The constant sounds of construction have become a familiar presence in Dallas-Fort Worth, with cranes and hard-hatted workers busy building apartments. Despite the rapid population growth in the area, there is currently an oversupply of apartments. Some units remain unoccupied, and rents have slightly decreased over the past year.
The oversupply is expected to peak within the next year, but experts see it as a short-term issue. Construction has slowed due to high costs, but there is confidence that the units will eventually be filled as the region continues to grow. Investors, developers, and others are looking at the long-term potential.
Since 2014, over 181,000 apartments have been built in the Dallas metro area, representing a 35.5% increase. However, this construction has not been evenly distributed across the region. Some areas have seen a doubling of apartment inventories, while others have added few new units.
Despite the drop in prices over the past year, rents in D-FW remain higher than pre-pandemic levels. As of April 30, the average rent is $1,468, a 4% year-over-year drop. The occupancy rate is 89%, with over 38,000 units recently opened and another roughly 35,000 under construction.

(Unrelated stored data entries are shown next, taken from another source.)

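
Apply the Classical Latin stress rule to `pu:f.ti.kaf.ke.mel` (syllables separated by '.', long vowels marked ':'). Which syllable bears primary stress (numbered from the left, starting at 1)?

3

Classical Latin: stress the penult if heavy (long vowel or closed), else the antepenult.
Weights: 3 kaf H, 4 ke L, 5 mel H.
The penult (syllable 4, ke) is light, so stress falls on the antepenult (syllable 3, kaf).
Stress on syllable 3: pu:f.ti.ˈkaf.ke.mel.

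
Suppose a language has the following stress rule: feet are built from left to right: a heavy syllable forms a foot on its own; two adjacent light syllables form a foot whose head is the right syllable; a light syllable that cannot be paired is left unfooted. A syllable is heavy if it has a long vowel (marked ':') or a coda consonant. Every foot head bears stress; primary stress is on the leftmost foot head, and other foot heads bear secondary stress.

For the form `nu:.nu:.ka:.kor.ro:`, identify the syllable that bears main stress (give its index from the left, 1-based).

Weights: 1 nu: H, 2 nu: H, 3 ka: H, 4 kor H, 5 ro: H.
Parse left to right (heavy = foot alone; LL = one foot; stranded L unfooted): (ˈnu:) (ˈnu:) (ˈka:) (ˈkor) (ˈro:).
Foot heads: 1, 2, 3, 4, 5.
Primary stress on the leftmost head = syllable 1.
Primary stress: syllable 1 → ˈnu:.nu:.ka:.kor.ro:.

1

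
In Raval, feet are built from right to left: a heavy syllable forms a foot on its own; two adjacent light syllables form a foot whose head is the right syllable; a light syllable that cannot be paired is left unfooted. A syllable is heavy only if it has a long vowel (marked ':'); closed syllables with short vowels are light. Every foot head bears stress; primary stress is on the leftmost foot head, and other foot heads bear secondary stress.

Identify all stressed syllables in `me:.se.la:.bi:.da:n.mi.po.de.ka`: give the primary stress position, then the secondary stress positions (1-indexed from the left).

Weights: 1 me: H, 2 se L, 3 la: H, 4 bi: H, 5 da:n H, 6 mi L, 7 po L, 8 de L, 9 ka L.
Parse right to left (heavy = foot alone; LL = one foot; stranded L unfooted): (ˈme:) se (ˈla:) (ˈbi:) (ˈda:n) (mi.ˈpo) (de.ˈka).
Foot heads: 1, 3, 4, 5, 7, 9.
Primary stress on the leftmost head = syllable 1.
Secondary stress on 3, 4, 5, 7, 9: ˈme:.se.ˌla:.ˌbi:.ˌda:n.mi.ˌpo.de.ˌka.

primary 1, secondary 3, 4, 5, 7, 9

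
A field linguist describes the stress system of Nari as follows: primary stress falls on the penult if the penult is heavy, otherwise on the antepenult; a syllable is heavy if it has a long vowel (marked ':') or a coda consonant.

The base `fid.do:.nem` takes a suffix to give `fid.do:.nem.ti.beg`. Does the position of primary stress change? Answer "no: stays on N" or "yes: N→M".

yes: 2→3

Base `fid.do:.nem` (3 syllables):
  Weights: 1 fid H, 2 do: H, 3 nem H.
  The penult (syllable 2, do:) is heavy, so it takes stress.
  → primary stress on syllable 2.
Suffixed `fid.do:.nem.ti.beg` (5 syllables):
  Weights: 3 nem H, 4 ti L, 5 beg H.
  The penult (syllable 4, ti) is light, so stress falls on the antepenult (syllable 3, nem).
  → primary stress on syllable 3.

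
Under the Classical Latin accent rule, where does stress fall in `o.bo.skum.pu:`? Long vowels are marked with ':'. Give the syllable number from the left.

3

Classical Latin: stress the penult if heavy (long vowel or closed), else the antepenult.
Weights: 2 bo L, 3 skum H, 4 pu: H.
The penult (syllable 3, skum) is heavy, so it takes stress.
Stress on syllable 3: o.bo.ˈskum.pu:.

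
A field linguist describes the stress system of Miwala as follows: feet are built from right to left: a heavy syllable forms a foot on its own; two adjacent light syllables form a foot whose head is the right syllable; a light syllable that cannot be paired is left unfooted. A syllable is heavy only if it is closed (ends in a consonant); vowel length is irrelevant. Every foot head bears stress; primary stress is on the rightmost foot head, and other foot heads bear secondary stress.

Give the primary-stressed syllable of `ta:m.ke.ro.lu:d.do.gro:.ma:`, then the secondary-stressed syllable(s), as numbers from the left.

primary 7, secondary 1, 3, 4

Weights: 1 ta:m H, 2 ke L, 3 ro L, 4 lu:d H, 5 do L, 6 gro: L, 7 ma: L.
Parse right to left (heavy = foot alone; LL = one foot; stranded L unfooted): (ˈta:m) (ke.ˈro) (ˈlu:d) do (gro:.ˈma:).
Foot heads: 1, 3, 4, 7.
Primary stress on the rightmost head = syllable 7.
Secondary stress on 1, 3, 4: ˌta:m.ke.ˌro.ˌlu:d.do.gro:.ˈma:.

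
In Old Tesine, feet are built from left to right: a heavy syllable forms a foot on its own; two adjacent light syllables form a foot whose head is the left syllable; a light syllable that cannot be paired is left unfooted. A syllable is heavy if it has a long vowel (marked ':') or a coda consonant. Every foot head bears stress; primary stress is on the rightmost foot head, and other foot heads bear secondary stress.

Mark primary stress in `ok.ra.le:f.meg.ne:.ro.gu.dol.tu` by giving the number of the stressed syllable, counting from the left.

Weights: 1 ok H, 2 ra L, 3 le:f H, 4 meg H, 5 ne: H, 6 ro L, 7 gu L, 8 dol H, 9 tu L.
Parse left to right (heavy = foot alone; LL = one foot; stranded L unfooted): (ˈok) ra (ˈle:f) (ˈmeg) (ˈne:) (ˈro.gu) (ˈdol) tu.
Foot heads: 1, 3, 4, 5, 6, 8.
Primary stress on the rightmost head = syllable 8.
Primary stress: syllable 8 → ok.ra.le:f.meg.ne:.ro.gu.ˈdol.tu.

8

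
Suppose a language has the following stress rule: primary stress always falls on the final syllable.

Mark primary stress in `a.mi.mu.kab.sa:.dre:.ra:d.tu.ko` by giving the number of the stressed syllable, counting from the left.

9

The word has 9 syllables; the final syllable is syllable 9 (ko).
Primary stress: syllable 9 → a.mi.mu.kab.sa:.dre:.ra:d.tu.ˈko.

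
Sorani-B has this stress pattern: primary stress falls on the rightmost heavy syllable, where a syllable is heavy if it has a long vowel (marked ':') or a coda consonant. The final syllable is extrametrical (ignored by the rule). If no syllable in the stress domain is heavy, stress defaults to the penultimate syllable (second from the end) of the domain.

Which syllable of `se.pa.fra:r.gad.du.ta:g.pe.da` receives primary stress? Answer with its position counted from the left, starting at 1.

6

The final syllable (8, da) is extrametrical; the stress domain is syllables 1–7.
Weights: 1 se L, 2 pa L, 3 fra:r H, 4 gad H, 5 du L, 6 ta:g H, 7 pe L.
Heavy syllables in the domain: 3, 4, 6. The rightmost is syllable 6 (ta:g).
Primary stress: syllable 6 → se.pa.fra:r.gad.du.ˈta:g.pe.da.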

The oversupply of apartments is not unique to Dallas; other major Sun Belt cities are experiencing similar trends. This oversupply, coupled with slowing demand, has led to the rent drops seen in D-FW.

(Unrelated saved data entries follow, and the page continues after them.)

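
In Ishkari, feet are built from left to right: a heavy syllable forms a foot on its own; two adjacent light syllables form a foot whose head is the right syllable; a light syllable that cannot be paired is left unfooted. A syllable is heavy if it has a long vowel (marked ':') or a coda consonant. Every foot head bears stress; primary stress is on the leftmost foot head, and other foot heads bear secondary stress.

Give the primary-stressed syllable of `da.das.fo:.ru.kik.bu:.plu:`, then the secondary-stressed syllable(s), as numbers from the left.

primary 2, secondary 3, 5, 6, 7

Weights: 1 da L, 2 das H, 3 fo: H, 4 ru L, 5 kik H, 6 bu: H, 7 plu: H.
Parse left to right (heavy = foot alone; LL = one foot; stranded L unfooted): da (ˈdas) (ˈfo:) ru (ˈkik) (ˈbu:) (ˈplu:).
Foot heads: 2, 3, 5, 6, 7.
Primary stress on the leftmost head = syllable 2.
Secondary stress on 3, 5, 6, 7: da.ˈdas.ˌfo:.ru.ˌkik.ˌbu:.ˌplu:.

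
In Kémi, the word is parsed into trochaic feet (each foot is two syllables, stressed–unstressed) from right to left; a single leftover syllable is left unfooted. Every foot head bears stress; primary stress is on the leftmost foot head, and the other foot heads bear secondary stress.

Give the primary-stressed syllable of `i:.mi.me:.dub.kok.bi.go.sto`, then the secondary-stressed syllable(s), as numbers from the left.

Parse right to left into trochaic (ˈσσ) feet: (ˈi:.mi) (ˈme:.dub) (ˈkok.bi) (ˈgo.sto).
Foot heads (stressed positions): 1, 3, 5, 7.
End Rule Leftmost: primary stress on the leftmost head = syllable 1.
Secondary stress on 3, 5, 7: ˈi:.mi.ˌme:.dub.ˌkok.bi.ˌgo.sto.

primary 1, secondary 3, 5, 7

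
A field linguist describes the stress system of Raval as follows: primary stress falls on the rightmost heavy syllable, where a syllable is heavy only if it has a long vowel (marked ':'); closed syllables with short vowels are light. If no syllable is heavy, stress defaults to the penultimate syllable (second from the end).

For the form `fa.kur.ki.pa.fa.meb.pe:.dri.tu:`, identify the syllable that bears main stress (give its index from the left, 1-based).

Weights: 1 fa L, 2 kur L, 3 ki L, 4 pa L, 5 fa L, 6 meb L, 7 pe: H, 8 dri L, 9 tu: H.
Heavy syllables in the domain: 7, 9. The rightmost is syllable 9 (tu:).
Primary stress: syllable 9 → fa.kur.ki.pa.fa.meb.pe:.dri.ˈtu:.

9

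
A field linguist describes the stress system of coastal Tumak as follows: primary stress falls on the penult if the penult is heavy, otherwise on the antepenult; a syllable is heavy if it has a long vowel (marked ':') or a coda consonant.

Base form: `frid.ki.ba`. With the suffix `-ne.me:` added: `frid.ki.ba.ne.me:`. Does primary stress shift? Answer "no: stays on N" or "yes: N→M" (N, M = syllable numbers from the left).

Base `frid.ki.ba` (3 syllables):
  Weights: 1 frid H, 2 ki L, 3 ba L.
  The penult (syllable 2, ki) is light, so stress falls on the antepenult (syllable 1, frid).
  → primary stress on syllable 1.
Suffixed `frid.ki.ba.ne.me:` (5 syllables):
  Weights: 3 ba L, 4 ne L, 5 me: H.
  The penult (syllable 4, ne) is light, so stress falls on the antepenult (syllable 3, ba).
  → primary stress on syllable 3.

yes: 1→3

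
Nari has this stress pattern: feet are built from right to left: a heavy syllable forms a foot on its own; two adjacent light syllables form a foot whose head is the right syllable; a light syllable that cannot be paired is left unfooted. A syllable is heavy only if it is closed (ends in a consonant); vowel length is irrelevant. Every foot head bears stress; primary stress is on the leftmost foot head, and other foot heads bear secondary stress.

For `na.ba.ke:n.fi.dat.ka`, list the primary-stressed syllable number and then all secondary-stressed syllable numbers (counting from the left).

Weights: 1 na L, 2 ba L, 3 ke:n H, 4 fi L, 5 dat H, 6 ka L.
Parse right to left (heavy = foot alone; LL = one foot; stranded L unfooted): (na.ˈba) (ˈke:n) fi (ˈdat) ka.
Foot heads: 2, 3, 5.
Primary stress on the leftmost head = syllable 2.
Secondary stress on 3, 5: na.ˈba.ˌke:n.fi.ˌdat.ka.

primary 2, secondary 3, 5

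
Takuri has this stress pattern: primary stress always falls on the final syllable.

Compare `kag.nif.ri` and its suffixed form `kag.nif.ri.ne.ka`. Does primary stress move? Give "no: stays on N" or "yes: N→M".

Base `kag.nif.ri` (3 syllables):
  The word has 3 syllables; the final syllable is syllable 3 (ri).
  → primary stress on syllable 3.
Suffixed `kag.nif.ri.ne.ka` (5 syllables):
  The word has 5 syllables; the final syllable is syllable 5 (ka).
  → primary stress on syllable 5.

yes: 3→5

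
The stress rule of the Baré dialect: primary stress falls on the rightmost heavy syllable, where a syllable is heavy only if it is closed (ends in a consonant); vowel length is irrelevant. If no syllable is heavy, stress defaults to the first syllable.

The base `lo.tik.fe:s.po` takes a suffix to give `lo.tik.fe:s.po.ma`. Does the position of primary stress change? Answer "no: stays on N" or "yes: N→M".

Base `lo.tik.fe:s.po` (4 syllables):
  Weights: 1 lo L, 2 tik H, 3 fe:s H, 4 po L.
  Heavy syllables in the domain: 2, 3. The rightmost is syllable 3 (fe:s).
  → primary stress on syllable 3.
Suffixed `lo.tik.fe:s.po.ma` (5 syllables):
  Weights: 1 lo L, 2 tik H, 3 fe:s H, 4 po L, 5 ma L.
  Heavy syllables in the domain: 2, 3. The rightmost is syllable 3 (fe:s).
  → primary stress on syllable 3.

no: stays on 3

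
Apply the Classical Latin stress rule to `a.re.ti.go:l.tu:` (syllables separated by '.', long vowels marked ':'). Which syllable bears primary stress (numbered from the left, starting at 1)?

Classical Latin: stress the penult if heavy (long vowel or closed), else the antepenult.
Weights: 3 ti L, 4 go:l H, 5 tu: H.
The penult (syllable 4, go:l) is heavy, so it takes stress.
Stress on syllable 4: a.re.ti.ˈgo:l.tu:.

4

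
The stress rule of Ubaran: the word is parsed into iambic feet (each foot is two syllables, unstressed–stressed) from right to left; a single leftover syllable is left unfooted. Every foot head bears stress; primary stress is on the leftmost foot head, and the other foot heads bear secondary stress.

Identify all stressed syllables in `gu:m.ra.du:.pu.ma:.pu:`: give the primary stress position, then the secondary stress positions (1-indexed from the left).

primary 2, secondary 4, 6

Parse right to left into iambic (σˈσ) feet: (gu:m.ˈra) (du:.ˈpu) (ma:.ˈpu:).
Foot heads (stressed positions): 2, 4, 6.
End Rule Leftmost: primary stress on the leftmost head = syllable 2.
Secondary stress on 4, 6: gu:m.ˈra.du:.ˌpu.ma:.ˌpu:.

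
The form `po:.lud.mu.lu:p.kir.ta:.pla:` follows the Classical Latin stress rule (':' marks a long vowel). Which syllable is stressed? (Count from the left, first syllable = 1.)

6

Classical Latin: stress the penult if heavy (long vowel or closed), else the antepenult.
Weights: 5 kir H, 6 ta: H, 7 pla: H.
The penult (syllable 6, ta:) is heavy, so it takes stress.
Stress on syllable 6: po:.lud.mu.lu:p.kir.ˈta:.pla:.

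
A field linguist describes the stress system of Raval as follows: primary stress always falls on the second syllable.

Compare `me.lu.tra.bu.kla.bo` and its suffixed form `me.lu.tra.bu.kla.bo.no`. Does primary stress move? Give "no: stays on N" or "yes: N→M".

Base `me.lu.tra.bu.kla.bo` (6 syllables):
  The word has 6 syllables; the second syllable is syllable 2 (lu).
  → primary stress on syllable 2.
Suffixed `me.lu.tra.bu.kla.bo.no` (7 syllables):
  The word has 7 syllables; the second syllable is syllable 2 (lu).
  → primary stress on syllable 2.

no: stays on 2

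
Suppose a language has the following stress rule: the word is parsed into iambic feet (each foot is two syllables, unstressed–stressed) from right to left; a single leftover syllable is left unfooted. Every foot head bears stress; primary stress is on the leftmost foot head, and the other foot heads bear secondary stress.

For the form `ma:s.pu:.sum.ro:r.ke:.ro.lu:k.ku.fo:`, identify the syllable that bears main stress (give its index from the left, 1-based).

3

Parse right to left into iambic (σˈσ) feet: ma:s (pu:.ˈsum) (ro:r.ˈke:) (ro.ˈlu:k) (ku.ˈfo:). Syllable 1 is left unfooted.
Foot heads (stressed positions): 3, 5, 7, 9.
End Rule Leftmost: primary stress on the leftmost head = syllable 3.
Primary stress: syllable 3 → ma:s.pu:.ˈsum.ro:r.ke:.ro.lu:k.ku.fo:.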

Looking ahead, the oversupply issue is expected to persist as more projects are completed. Rents may drop further, but construction is likely to slow down. Higher construction loan interest rates and delays are contributing to this slowdown.
Despite the challenges, experts believe Dallas is well-equipped to manage this oversupply issue, given its strong job creation and economic engine. They anticipate a shift where demand will start to exceed supply in late 2025 or early 2026, marking a change in the market dynamics.